Wenn soziale Medien zum brutalen Machtinstrument werden
In seinem Roman „Troll“entwirft Michal Hvorecký eine beklemmend gegenwärtige Zukunftsvision.
SALZBURG. Michal Hvorecký hat allen Grund, mit der Politik seines Landes zu hadern. Als Teil der Visegrád-Staaten fährt die Slowakei einen Kurs, der antieuropäisch schnurgerade in einen neuen Nationalismus führt. Er sieht, wie sich Korruption ausbreitet und seriöser Journalismus behindert wird. Hvorecký resigniert nicht, er schreibt mit „Troll“einen Roman, der in einer nahen Zukunft angesiedelt ist und frappante Parallelen mit unserer Gegenwart aufweist.
Der autoritäre Staat erinnert an Russland, wo Religion eine kontrollierte Öffentlichkeit rechtfertigt und Gegner der Politik als Feinde ausgeschaltet werden. Wahrheit wird vom Regime ausgegeben, sie steht in „Harmonie mit Gott, der Kirche und dem Reich“. Dagegen hat die Vernunft keine Chance. Hvorecký denkt „1984“von George Orwell unter gegenwärtigen Voraussetzungen weiter. Macht wird über das Netz ausgeübt, zumal dort in kürzester Zeit die breite Masse erreicht wird, die mit Neuigkeiten gefüttert wird, dank derer auf Abweichler Jagd gemacht werden darf. „Vor allem auf die schwächsten Glieder der Gesellschaft hatten wir es abgesehen, auf Roma und Schwule, auf die hundertdreißig Muslime hierzulande, auf Feministinnen und Intellektuelle.“
Der Erzähler durchschaut, was vorgeht, als er eine junge, rebellische Frau kennenlernt.
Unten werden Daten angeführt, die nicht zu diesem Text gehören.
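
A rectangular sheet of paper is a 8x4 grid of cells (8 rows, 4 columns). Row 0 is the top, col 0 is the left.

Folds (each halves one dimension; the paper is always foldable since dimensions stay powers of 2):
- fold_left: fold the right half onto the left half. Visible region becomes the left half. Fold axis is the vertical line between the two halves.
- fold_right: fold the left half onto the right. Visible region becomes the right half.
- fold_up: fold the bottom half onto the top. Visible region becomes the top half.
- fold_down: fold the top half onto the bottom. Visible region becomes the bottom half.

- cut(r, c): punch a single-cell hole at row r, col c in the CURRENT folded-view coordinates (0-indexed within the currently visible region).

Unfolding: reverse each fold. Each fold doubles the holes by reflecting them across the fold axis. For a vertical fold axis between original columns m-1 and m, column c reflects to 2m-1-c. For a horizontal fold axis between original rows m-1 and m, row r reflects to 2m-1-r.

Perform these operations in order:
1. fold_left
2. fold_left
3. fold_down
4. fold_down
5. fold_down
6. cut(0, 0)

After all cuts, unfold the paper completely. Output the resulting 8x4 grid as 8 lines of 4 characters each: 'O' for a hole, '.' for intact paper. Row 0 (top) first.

Answer: OOOO
OOOO
OOOO
OOOO
OOOO
OOOO
OOOO
OOOO

Derivation:
Op 1 fold_left: fold axis v@2; visible region now rows[0,8) x cols[0,2) = 8x2
Op 2 fold_left: fold axis v@1; visible region now rows[0,8) x cols[0,1) = 8x1
Op 3 fold_down: fold axis h@4; visible region now rows[4,8) x cols[0,1) = 4x1
Op 4 fold_down: fold axis h@6; visible region now rows[6,8) x cols[0,1) = 2x1
Op 5 fold_down: fold axis h@7; visible region now rows[7,8) x cols[0,1) = 1x1
Op 6 cut(0, 0): punch at orig (7,0); cuts so far [(7, 0)]; region rows[7,8) x cols[0,1) = 1x1
Unfold 1 (reflect across h@7): 2 holes -> [(6, 0), (7, 0)]
Unfold 2 (reflect across h@6): 4 holes -> [(4, 0), (5, 0), (6, 0), (7, 0)]
Unfold 3 (reflect across h@4): 8 holes -> [(0, 0), (1, 0), (2, 0), (3, 0), (4, 0), (5, 0), (6, 0), (7, 0)]
Unfold 4 (reflect across v@1): 16 holes -> [(0, 0), (0, 1), (1, 0), (1, 1), (2, 0), (2, 1), (3, 0), (3, 1), (4, 0), (4, 1), (5, 0), (5, 1), (6, 0), (6, 1), (7, 0), (7, 1)]
Unfold 5 (reflect across v@2): 32 holes -> [(0, 0), (0, 1), (0, 2), (0, 3), (1, 0), (1, 1), (1, 2), (1, 3), (2, 0), (2, 1), (2, 2), (2, 3), (3, 0), (3, 1), (3, 2), (3, 3), (4, 0), (4, 1), (4, 2), (4, 3), (5, 0), (5, 1), (5, 2), (5, 3), (6, 0), (6, 1), (6, 2), (6, 3), (7, 0), (7, 1), (7, 2), (7, 3)]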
Gemeinsam gehen sie an die Arbeit, die Macht mit ihren eigenen Mitteln zu schlagen. Dazu müssen sie in deren Schaltzentrale, wo Propaganda gemacht wird. Die beiden werden zu Einschleichdieben im Internet und verfassen die widerwärtigsten Kommentare, die sich rasant verbreiten. Das müssen sie, um nicht aufzufallen und später ihr Zerstörungswerk beginnen zu können. Doch aus dem Pakt mit dem Teufel gibt es keinen Ausstieg. Dass der Roman dennoch eine optimistische Wendung nimmt, ist dem Vertrauen des Autors in die Macht der Gedanken zuzuschreiben.
Trolle schleichen sich mittels sozialer Netzwerke ins Bewusstsein der Nutzer, um mit hochgradig emotionalen Erfindungen über Personen und Ereignisse die Geschichte umzuschreiben. Das gelingt, weil Fachleute sowieso kein Gehör finden. Wenn man Trolling als Idee auffasst, braucht man eine andere Idee, um den Gehirnwäschevorgang zu stoppen. Der Erzähler, dem dämmert, dass er allmählich einer Idee verfällt, die zu bekämpfen er eigentlich angetreten ist, arbeitet sich aus der Falle, indem er sein Leben aufs Spiel setzt. Als Mensch kann man ihn vernichten, aber ihn als Idee, als Gegenentwurf zum herrschenden Ungeist, vermag niemand aus der Welt zu schaffen. Er macht rückgängig, was er vehement betrieben hat, als er eine paranoide Gesellschaft weiter aufstachelte. „Eine Lüge ist eine Lüge, und man muss über sie die Wahrheit sagen“, schreibt er jetzt. Diese Dystopie ist deshalb so beklemmend, weil sie sichtbar Anleihen bei unserer Gegenwart nimmt. Vor allem ist der Roman eine Aufforderung, kritisches Denken zuzulassen und zu entwickeln. Ohne Geisteswissenschaften ist dieses nicht zu haben, davon aber will eine Bildungspolitik, die sich für modern hält, nichts wissen. So schafft sie sich eine Legion von Untertanen. Was das heißt, lässt sich hier nachlesen!